There's not too much more to say. It's pretty standard old school glacier stuff: protect centrals, get a remote up, score. If you can, you want to always have 1x Galahad in hand to make all your grail EtR, and you want to put sentries on the outside of a server so you can trash breakers when it's most relevant.

The deck works best when it has a surprise factor (which I dislike). Enough people are happy to facecheck Weyland ice that you can hit a core program or cards from their hand even if you don't get lucky enough to get a full kill (which can also happen). It also suffers from Paperclip being super good, because it can't rely so much on those program trashes. It means the ice suite may need another look, maybe after some new ice is printed.

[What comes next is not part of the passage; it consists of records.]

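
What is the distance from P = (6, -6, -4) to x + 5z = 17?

distance = |a·x₀ + b·y₀ + c·z₀ - d| / √(a² + b² + c²)
  = |1·6 + 0·(-6) + 5·(-4) - 17| / √(1² + 0² + 5²)
  = |6 + 0 - 20 - 17| / √(1 + 0 + 25)
  = |-31| / √26
  = 31 / 5.099
  ≈ 6.08

6.08


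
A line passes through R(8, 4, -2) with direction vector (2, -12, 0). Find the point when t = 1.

P(t) = R + t·d
  = (8 + 2·1, 4 + (-12)·1, -2 + 0·1)
  = (8 + 2, 4 - 12, -2 + 0)
  = (10, -8, -2)

(10, -8, -2)


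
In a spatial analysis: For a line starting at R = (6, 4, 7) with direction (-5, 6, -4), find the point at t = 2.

P(t) = R + t·d
  = (6 + (-5)·2, 4 + 6·2, 7 + (-4)·2)
  = (6 - 10, 4 + 12, 7 - 8)
  = (-4, 16, -1)

(-4, 16, -1)


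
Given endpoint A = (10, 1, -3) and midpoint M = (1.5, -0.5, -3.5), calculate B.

B = 2M - A
  = (2·1.5 - 10, 2·(-0.5) - 1, 2·(-3.5) - (-3))
  = (3 - 10, -1 - 1, -7 + 3)
  = (-7, -2, -4)

(-7, -2, -4)


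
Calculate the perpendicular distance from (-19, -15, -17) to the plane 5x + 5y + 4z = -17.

distance = |a·x₀ + b·y₀ + c·z₀ - d| / √(a² + b² + c²)
  = |5·(-19) + 5·(-15) + 4·(-17) - (-17)| / √(5² + 5² + 4²)
  = |-95 - 75 - 68 + 17| / √(25 + 25 + 16)
  = |-221| / √66
  = 221 / 8.124
  ≈ 27.2

27.2


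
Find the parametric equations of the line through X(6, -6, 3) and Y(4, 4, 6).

Direction vector d = Y - X = (4 - 6, 4 + 6, 6 - 3) = (-2, 10, 3)
Parametric form r = X + t·d:
x = 6 - 2t, y = -6 + 10t, z = 3 + 3t

x = 6 - 2t, y = -6 + 10t, z = 3 + 3t


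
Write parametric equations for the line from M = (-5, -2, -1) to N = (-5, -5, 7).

Direction vector d = N - M = (-5 + 5, -5 + 2, 7 + 1) = (0, -3, 8)
Parametric form r = M + t·d:
x = -5, y = -2 - 3t, z = -1 + 8t

x = -5, y = -2 - 3t, z = -1 + 8t


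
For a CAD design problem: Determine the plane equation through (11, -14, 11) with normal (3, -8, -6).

The plane through P with normal n = (a, b, c) satisfies n·(r - P) = 0,
i.e. ax + by + cz = a·x₀ + b·y₀ + c·z₀.
d = 3·11 + (-8)·(-14) + (-6)·11
  = 33 + 112 - 66
  = 79
Equation: 3x - 8y - 6z = 79

3x - 8y - 6z = 79


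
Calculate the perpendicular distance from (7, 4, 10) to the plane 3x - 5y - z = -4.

distance = |a·x₀ + b·y₀ + c·z₀ - d| / √(a² + b² + c²)
  = |3·7 + (-5)·4 + (-1)·10 - (-4)| / √(3² + (-5)² + (-1)²)
  = |21 - 20 - 10 + 4| / √(9 + 25 + 1)
  = |-5| / √35
  = 5 / 5.916
  ≈ 0.8452

0.8452


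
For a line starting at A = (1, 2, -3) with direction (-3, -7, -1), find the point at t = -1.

P(t) = A + t·d
  = (1 + (-3)·(-1), 2 + (-7)·(-1), -3 + (-1)·(-1))
  = (1 + 3, 2 + 7, -3 + 1)
  = (4, 9, -2)

(4, 9, -2)


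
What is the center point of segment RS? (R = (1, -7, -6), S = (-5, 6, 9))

M = ((x₁+x₂)/2, (y₁+y₂)/2, (z₁+z₂)/2)
  = ((1 - 5)/2, (-7 + 6)/2, (-6 + 9)/2)
  = (-4/2, -1/2, 3/2)
  = (-2, -0.5, 1.5)

(-2, -0.5, 1.5)


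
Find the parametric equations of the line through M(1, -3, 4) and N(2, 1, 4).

Direction vector d = N - M = (2 - 1, 1 + 3, 4 - 4) = (1, 4, 0)
Parametric form r = M + t·d:
x = 1 + t, y = -3 + 4t, z = 4

x = 1 + t, y = -3 + 4t, z = 4


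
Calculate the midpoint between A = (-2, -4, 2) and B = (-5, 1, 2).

M = ((x₁+x₂)/2, (y₁+y₂)/2, (z₁+z₂)/2)
  = ((-2 - 5)/2, (-4 + 1)/2, (2 + 2)/2)
  = (-7/2, -3/2, 4/2)
  = (-3.5, -1.5, 2)

(-3.5, -1.5, 2)


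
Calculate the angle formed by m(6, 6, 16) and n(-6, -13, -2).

m·n = 6·(-6) + 6·(-13) + 16·(-2) = -36 - 78 - 32 = -146
|m| = √(6² + 6² + 16²) = √328 ≈ 18.11
|n| = √((-6)² + (-13)² + (-2)²) = √209 ≈ 14.46
cos θ = (m·n)/(|m||n|) = -146/(18.11·14.46) ≈ -0.5576
θ = arccos(-0.5576) ≈ 123.9°

123.9°


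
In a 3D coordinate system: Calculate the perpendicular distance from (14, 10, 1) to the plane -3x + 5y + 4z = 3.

distance = |a·x₀ + b·y₀ + c·z₀ - d| / √(a² + b² + c²)
  = |(-3)·14 + 5·10 + 4·1 - 3| / √((-3)² + 5² + 4²)
  = |-42 + 50 + 4 - 3| / √(9 + 25 + 16)
  = |9| / √50
  = 9 / 7.071
  ≈ 1.273

1.273


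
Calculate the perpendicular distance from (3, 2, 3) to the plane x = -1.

distance = |a·x₀ + b·y₀ + c·z₀ - d| / √(a² + b² + c²)
  = |1·3 + 0·2 + 0·3 - (-1)| / √(1² + 0² + 0²)
  = |3 + 0 + 0 + 1| / √(1 + 0 + 0)
  = |4| / √1
  = 4 / 1
  ≈ 4

4


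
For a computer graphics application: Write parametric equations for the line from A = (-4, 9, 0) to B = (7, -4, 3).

Direction vector d = B - A = (7 + 4, -4 - 9, 3 + 0) = (11, -13, 3)
Parametric form r = A + t·d:
x = -4 + 11t, y = 9 - 13t, z = 0 + 3t

x = -4 + 11t, y = 9 - 13t, z = 0 + 3t


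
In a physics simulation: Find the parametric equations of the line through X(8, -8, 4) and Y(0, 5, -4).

Direction vector d = Y - X = (0 - 8, 5 + 8, -4 - 4) = (-8, 13, -8)
Parametric form r = X + t·d:
x = 8 - 8t, y = -8 + 13t, z = 4 - 8t

x = 8 - 8t, y = -8 + 13t, z = 4 - 8t


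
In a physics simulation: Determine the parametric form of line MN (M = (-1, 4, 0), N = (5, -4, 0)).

Direction vector d = N - M = (5 + 1, -4 - 4, 0 + 0) = (6, -8, 0)
Parametric form r = M + t·d:
x = -1 + 6t, y = 4 - 8t, z = 0

x = -1 + 6t, y = 4 - 8t, z = 0


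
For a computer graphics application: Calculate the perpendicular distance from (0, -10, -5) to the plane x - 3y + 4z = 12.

distance = |a·x₀ + b·y₀ + c·z₀ - d| / √(a² + b² + c²)
  = |1·0 + (-3)·(-10) + 4·(-5) - 12| / √(1² + (-3)² + 4²)
  = |0 + 30 - 20 - 12| / √(1 + 9 + 16)
  = |-2| / √26
  = 2 / 5.099
  ≈ 0.3922

0.3922


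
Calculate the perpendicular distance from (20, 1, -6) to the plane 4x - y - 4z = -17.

distance = |a·x₀ + b·y₀ + c·z₀ - d| / √(a² + b² + c²)
  = |4·20 + (-1)·1 + (-4)·(-6) - (-17)| / √(4² + (-1)² + (-4)²)
  = |80 - 1 + 24 + 17| / √(16 + 1 + 16)
  = |120| / √33
  = 120 / 5.745
  ≈ 20.89

20.89


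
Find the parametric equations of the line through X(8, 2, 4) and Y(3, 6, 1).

Direction vector d = Y - X = (3 - 8, 6 - 2, 1 - 4) = (-5, 4, -3)
Parametric form r = X + t·d:
x = 8 - 5t, y = 2 + 4t, z = 4 - 3t

x = 8 - 5t, y = 2 + 4t, z = 4 - 3t


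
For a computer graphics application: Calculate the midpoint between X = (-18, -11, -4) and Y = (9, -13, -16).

M = ((x₁+x₂)/2, (y₁+y₂)/2, (z₁+z₂)/2)
  = ((-18 + 9)/2, (-11 - 13)/2, (-4 - 16)/2)
  = (-9/2, -24/2, -20/2)
  = (-4.5, -12, -10)

(-4.5, -12, -10)


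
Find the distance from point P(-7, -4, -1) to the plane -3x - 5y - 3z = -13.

distance = |a·x₀ + b·y₀ + c·z₀ - d| / √(a² + b² + c²)
  = |(-3)·(-7) + (-5)·(-4) + (-3)·(-1) - (-13)| / √((-3)² + (-5)² + (-3)²)
  = |21 + 20 + 3 + 13| / √(9 + 25 + 9)
  = |57| / √43
  = 57 / 6.557
  ≈ 8.692

8.692


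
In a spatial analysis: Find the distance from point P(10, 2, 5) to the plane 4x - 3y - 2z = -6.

distance = |a·x₀ + b·y₀ + c·z₀ - d| / √(a² + b² + c²)
  = |4·10 + (-3)·2 + (-2)·5 - (-6)| / √(4² + (-3)² + (-2)²)
  = |40 - 6 - 10 + 6| / √(16 + 9 + 4)
  = |30| / √29
  = 30 / 5.385
  ≈ 5.571

5.571


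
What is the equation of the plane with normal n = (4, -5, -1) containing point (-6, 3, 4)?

The plane through P with normal n = (a, b, c) satisfies n·(r - P) = 0,
i.e. ax + by + cz = a·x₀ + b·y₀ + c·z₀.
d = 4·(-6) + (-5)·3 + (-1)·4
  = -24 - 15 - 4
  = -43
Equation: 4x - 5y - z = -43

4x - 5y - z = -43


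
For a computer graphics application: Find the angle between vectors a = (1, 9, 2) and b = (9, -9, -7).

a·b = 1·9 + 9·(-9) + 2·(-7) = 9 - 81 - 14 = -86
|a| = √(1² + 9² + 2²) = √86 ≈ 9.274
|b| = √(9² + (-9)² + (-7)²) = √211 ≈ 14.53
cos θ = (a·b)/(|a||b|) = -86/(9.274·14.53) ≈ -0.6384
θ = arccos(-0.6384) ≈ 129.7°

129.7°


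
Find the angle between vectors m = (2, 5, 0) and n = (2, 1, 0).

m·n = 2·2 + 5·1 + 0·0 = 4 + 5 + 0 = 9
|m| = √(2² + 5² + 0²) = √29 ≈ 5.385
|n| = √(2² + 1² + 0²) = √5 ≈ 2.236
cos θ = (m·n)/(|m||n|) = 9/(5.385·2.236) ≈ 0.7474
θ = arccos(0.7474) ≈ 41.63°

41.63°


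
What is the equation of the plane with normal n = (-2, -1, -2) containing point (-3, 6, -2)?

The plane through P with normal n = (a, b, c) satisfies n·(r - P) = 0,
i.e. ax + by + cz = a·x₀ + b·y₀ + c·z₀.
d = (-2)·(-3) + (-1)·6 + (-2)·(-2)
  = 6 - 6 + 4
  = 4
Equation: -2x - y - 2z = 4

-2x - y - 2z = 4


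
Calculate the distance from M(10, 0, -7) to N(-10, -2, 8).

d = √[(x₂-x₁)² + (y₂-y₁)² + (z₂-z₁)²]
  = √[(-20)² + (-2)² + 15²]
  = √[400 + 4 + 225]
  = √629
  ≈ 25.08

25.08


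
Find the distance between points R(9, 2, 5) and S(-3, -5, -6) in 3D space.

d = √[(x₂-x₁)² + (y₂-y₁)² + (z₂-z₁)²]
  = √[(-12)² + (-7)² + (-11)²]
  = √[144 + 49 + 121]
  = √314
  ≈ 17.72

17.72


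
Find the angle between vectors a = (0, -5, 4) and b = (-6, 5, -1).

a·b = 0·(-6) + (-5)·5 + 4·(-1) = 0 - 25 - 4 = -29
|a| = √(0² + (-5)² + 4²) = √41 ≈ 6.403
|b| = √((-6)² + 5² + (-1)²) = √62 ≈ 7.874
cos θ = (a·b)/(|a||b|) = -29/(6.403·7.874) ≈ -0.5752
θ = arccos(-0.5752) ≈ 125.1°

125.1°


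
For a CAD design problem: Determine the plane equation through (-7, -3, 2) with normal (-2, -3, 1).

The plane through P with normal n = (a, b, c) satisfies n·(r - P) = 0,
i.e. ax + by + cz = a·x₀ + b·y₀ + c·z₀.
d = (-2)·(-7) + (-3)·(-3) + 1·2
  = 14 + 9 + 2
  = 25
Equation: -2x - 3y + z = 25

-2x - 3y + z = 25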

Faust and D4v1d hate this deck for obvious reasons. If you can last long enough, it can be possible to get almost a complete lockout vs Yog. Unfortunately my main Yog opponent of the weekend was savvy enough to beat me in 3 out of 3 games.

In a meta with more Shaper and less Anarch I find Punitive Counterstrike a nice include. They can remote camp, but if they get in and take a 5/3, you can frequently double or triple Punitive them next turn with all your money.

Previous versions also ran Indian Union Stock Exchange to keep money high and make Subliminal truly horrible, but with so much Whizzard around that simply isn't feasible right now.

I was fortunate enough to only see 1 Rumour Mill all weekend (at the Harlequins SC the next day) and that was against Val, who I could lock out with Executive Boot Camp. Most runners forgot the Rumour Mill actually affects Sandburg, and others didn't feel the need to run it in their deck. It makes me question the usefulness of including Paywall Implementation, especially since Anarchs have enough recursion anyway.

All-in-all this deck was a bit of a meta call, and I think it worked out quite well. I'm going to keep improving it, and I'd love to hear other people's thoughts.